Glamp is, of course, a portmanteau of "Glamour" and "Camp." There are a lot of ways to define the total package in drag, and glamp is a fresh name for a particular flavor of total-package drag queen, a style that seems to be rising in both popularity and success.
nb: Alaska credits Detox with the word "glamp."
The concept isn't new, just the word: the glamp queen delivers polish and entertainment in equal measure. She has the beauty and glamour of her more-traditional pageant sisters, but she also came here to put on a goddamn show. She's a crowd-pleaser. She's smart drag.
I certainly don't intend to disparage queens who don't have glamp in their wheelhouse: there are a thousand ways to do drag, and the refrain "If you're not ____, you're not doing drag" is very rarely true. There's also a difference between being an excellent drag queen, and being the sort of queen who excels specifically at the game of RuPaul's Drag Race (or, for that matter, at any given drag competition/pageant). Finally, you don't have to be campy to be entertaining, and I don't mean to imply that, either--many drag queens are captivating performers without being comediennes.
All that said: glamp has absolutely become an unspoken gold standard on RuPaul's Drag Race, favored by the fans and RuPaul alike.
Because what does RuPaul want? Beautiful, magnetic queens who deliver highly-polished, top-notch en-ter-taint-ment value. In a single word, glamp.
Glamp wins challenges (and lip synchs).
During Season Four, when the judges began clocking Chad Michaels for being "too perfect," where did she take her next challenge performance? Glamp.
The challenges themselves have begun favoring glamp, particularly in Season Five--with a different set of challenges and judging criteria, we would have probably seen a different Top Three.
Perfect example: remember the Top Four challenge from All-Stars? Drag queen heroines and super-villains.
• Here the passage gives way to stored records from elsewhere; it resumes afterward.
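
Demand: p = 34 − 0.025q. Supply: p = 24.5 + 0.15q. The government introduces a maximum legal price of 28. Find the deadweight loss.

83.83

Competitive equilibrium: 34 − 0.025q = 24.5 + 0.15q → q* = 54.2857, p* = 32.6429.
At the ceiling p = 28, quantity supplied = (28 − 24.5)/0.15 = 23.3333.
Willingness to pay at q' = 23.3333: 34 − 0.025·23.3333 = 33.4167.
Δq = 54.2857 − 23.3333 = 30.9524; wedge = 33.4167 − 28 = 5.4167.
Welfare loss = ½ × 30.9524 × 5.4167 = 83.83.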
In other words, glamp, down.
And, through the many styles of drag that RuPaul has rocked over her long and illustrious career, isn't Ru herself going through a bit of a glamp phase?
Manila Luzon said recently in an interview, "I consider myself a camp queen, but everyone says, 'Oh no, you're too glamorous to be a camp queen.'" The only new thing about glamp is the word itself--it's a concise name for style of drag that's only growing in popularity, and rightly so. Okay, granted, "glamp" also sounds like slang for an STD ("Look out, he's hot trade, but he'll give you the glamp"). I don't care. Glamp! It's the new buzzword for Summer 2013 and RuPaul's Drag Race Season Six. Get into it.